Baked Chocolate Chip Keto Pancake
Ingredients
- 2 cups almond flour
- 1 1/2 teaspoons baking powder
- Pinch of salt
- 3 tablespoons granulated erythritol
- 3 eggs
- 8 tablespoons butter melted
- 1/4 cup water
- 1/4 cup sugar-free chocolate chips
- Sugar-free maple syrup optional, for serving
Instructions
- Preheat oven to 350°F degrees. Prepare a 9×13-inch baking dish with a coating of butter or nonstick cooking spray. Set aside.
- Add the almond flour, baking powder, salt, erythritol, eggs, melted butter, and water to a blender or food processor.
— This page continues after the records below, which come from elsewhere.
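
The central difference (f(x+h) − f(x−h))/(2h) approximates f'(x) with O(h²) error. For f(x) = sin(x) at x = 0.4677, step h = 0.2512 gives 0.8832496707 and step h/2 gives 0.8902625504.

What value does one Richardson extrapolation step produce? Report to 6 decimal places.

r = 2: numerator weight 4, denominator 3.
4 × 0.8902625504 = 3.5610502016; subtract 0.8832496707 → 2.6778005309
Divide by 2^2 − 1 = 3.
(4 × 0.8902625504 − 0.8832496707)/(4 − 1) = 0.8926001770

0.892600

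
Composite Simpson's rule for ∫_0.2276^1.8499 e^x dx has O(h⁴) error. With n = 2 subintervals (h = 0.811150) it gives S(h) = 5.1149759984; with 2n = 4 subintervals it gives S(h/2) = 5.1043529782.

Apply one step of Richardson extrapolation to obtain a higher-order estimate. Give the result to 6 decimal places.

5.103645

The method has order 4: 2^4 = 16.
16×5.1043529782 − 5.1149759984 = 76.5546716528
Denominator 16 − 1 = 15.
(16×5.1043529782 − 5.1149759984)/(16 − 1) = 5.1036447769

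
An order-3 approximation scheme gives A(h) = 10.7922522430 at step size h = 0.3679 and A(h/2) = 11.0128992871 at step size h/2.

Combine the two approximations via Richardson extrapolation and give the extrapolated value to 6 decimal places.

Order 3 gives 2^r = 8 and 2^r − 1 = 7.
8*11.0128992871 = 88.1031942968; subtract 10.7922522430 → 77.3109420538
(8*11.0128992871 − 10.7922522430)/(8 − 1) = 11.0444202934

11.044420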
Blend or pulse until the batter is smooth and all ingredients are fully combined, scraping down the sides as needed.
- For best texture, let the batter rest for 5 minutes to allow the almond flour to fully hydrate and thicken.
- Transfer the batter to the prepared baking dish. Sprinkle chocolate chips on top.
- Bake uncovered for 18-22 minutes, or until the top is set and a toothpick inserted in the center comes out mostly clean. Avoid overbaking to keep the pancake moist.
- Remove from oven and let the pancake rest in the baking dish for 5-10 minutes
- Cut into 8 equal squares. Serve with sugar-free maple syrup, if desired.